Mr. Parker, an African-American, testified that he left Corrpro's employment because he concluded that he was the subject of racial discrimination. He reached this conclusion based on discussions he had with other Corrpro managers, who he said were all white. According to Mr. Parker, these managers informed him that they were earning $120,000.00 per year; Corrpro was paying for them to receive further education; and their vehicle allowance was treated differently than his vehicle allowance. Mr. Parker testified that when he approached his superiors concerning these differences in treatment, the work atmosphere became rather hostile, and he was ultimately fired.
Mr. Parker called none of the managers from whom he derived this information to testify.

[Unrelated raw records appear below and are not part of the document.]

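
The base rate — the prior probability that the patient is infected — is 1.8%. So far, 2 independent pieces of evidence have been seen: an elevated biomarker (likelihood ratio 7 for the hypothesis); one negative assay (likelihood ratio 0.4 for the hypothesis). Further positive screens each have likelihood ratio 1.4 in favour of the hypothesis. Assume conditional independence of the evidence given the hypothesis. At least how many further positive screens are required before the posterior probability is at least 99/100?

Prior odds = 0.018/0.982 = 9/491.
Combined Bayes factor of the evidence already in hand = 7 × 0.4 = 2.8.
Odds after that evidence = (9/491) × 2.8 = 126/2455.
Target odds = 0.99/0.01 = 99.
Need 1.4ⁿ ≥ 99 ÷ (126/2455) = 27005/14.
1.4²² ≈1639.9 falls short of 27005/14 but 1.4²³ ≈2295.86 reaches it, so n = 23.

23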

Mr. Parker testified that as a result of his termination from employment, he filed a claim with the Equal Employment Opportunity Commission (EEOC), alleging racial discrimination by Corrpro. Although he did not provide the trial court with a copy of the filing, he did offer a November 15, 2011 letter from the EEOC New Orleans, Louisiana field office informing him that his charge had been selected for voluntary mediation. Attached to the letter was a form provided by the New Orleans field office wherein Mr. Parker agreed to participate in mediation. At the time of the trial court hearing in this matter, no mediation proceeding had taken place, and Mr. Parker presented no evidence to suggest the current status of the complaint. Instead, he interpreted this mediation suggestion as a conclusion by the EEOC that his claim had merit. At the same time, he acknowledged that his claim was still in the investigative phase, and he suggested that it could remain at that stage for another six months due to the EEOC's backlog of cases. Additionally, he introduced a complaint he filed with the Louisiana Commission on Human Rights (the Commission), which is signed by him and is dated November 23, 2011. However, the document contains no markings to suggest it has ever been filed with the Commission. This document does establish, however, that Mr. Parker claims to have been fired by his employer on April 13, 2011.

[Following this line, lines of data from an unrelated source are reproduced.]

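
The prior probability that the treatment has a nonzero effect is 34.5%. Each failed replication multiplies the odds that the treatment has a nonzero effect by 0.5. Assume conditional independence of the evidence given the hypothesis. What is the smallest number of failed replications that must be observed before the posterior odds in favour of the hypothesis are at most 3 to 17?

2

Prior odds: 0.345 ÷ 0.655 = 69/131.
Likelihood ratio per failed replication = 0.5.
Target odds = 3/17.
Need (69/131) × 0.5ⁿ ≤ 3/17, i.e. 0.5ⁿ ≤ 131/391.
0.5¹ = 0.5 is still above 131/391 but 0.5² = 0.25 is at or below it, so n = 2.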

On further cross-examination, Mr. Parker testified that he sought employment in the corrosion control field after his termination from Corrpro, but received no job offers. His testimony concerning to which companies he made application for employment was evasive. He claimed to have applied to between ten and twenty companies, but could only remember the name of one. Given his history with Corrpro, he equated his lack of success in this regard with the belief that his former employer had "blackballed" him in the field. However, Mr. Parker presented no evidence to support this belief.
Mr. Parker further argued to the trial court that he was actually employed at the time of the hearing. He testified that when he concluded he would be unsuccessful in returning to the corrosion control field as an employee, he started his own company, Omnitech, LLC (Omnitech), a Louisiana Limited Liability Company. Through that company, he was the successful bidder on a project to perform water-tank coatings inspection services for the City of Fort Lauderdale, Florida (the City), and he introduced a copy of a January 23, 2012 contract between Omnitech and the City, which provides that Omnitech is to be paid $35,160.00 for providing sixty days of services beginning on January 23, 2012. However, Mr. Parker also testified that the beginning date of the contract had been delayed due to management changes in the City and that it was to begin within ninety days of the hearing date.
The contract document reflects that Omnitech was authorized to transact business in the State of Florida, under the name "Team Omnitech, LLC." It also reflects that Omnitech competed to be awarded the contract through a bid process. In fact, attached to the contract, as Exhibit B, is a statement attributed to Mr. Parker on behalf of the company which states that:
Omnitech is headquartered in Lafayette, LA. We do have NACE/SSPC certified coating inspectors who reside in Florida with elevated water storage tank inspection experience. I have attached a few resumes and an example daily report. We can also upload daily reports and pictures to Omnitech website/client (login) database. Please visit website at www.teamomnitech.com.The record contains no evidence to establish how Mr. Parker was able to start and finance a new company capable of competing on an interstate level between his dismissal by Corrpro on April 13, 2011, and January 23, 2012.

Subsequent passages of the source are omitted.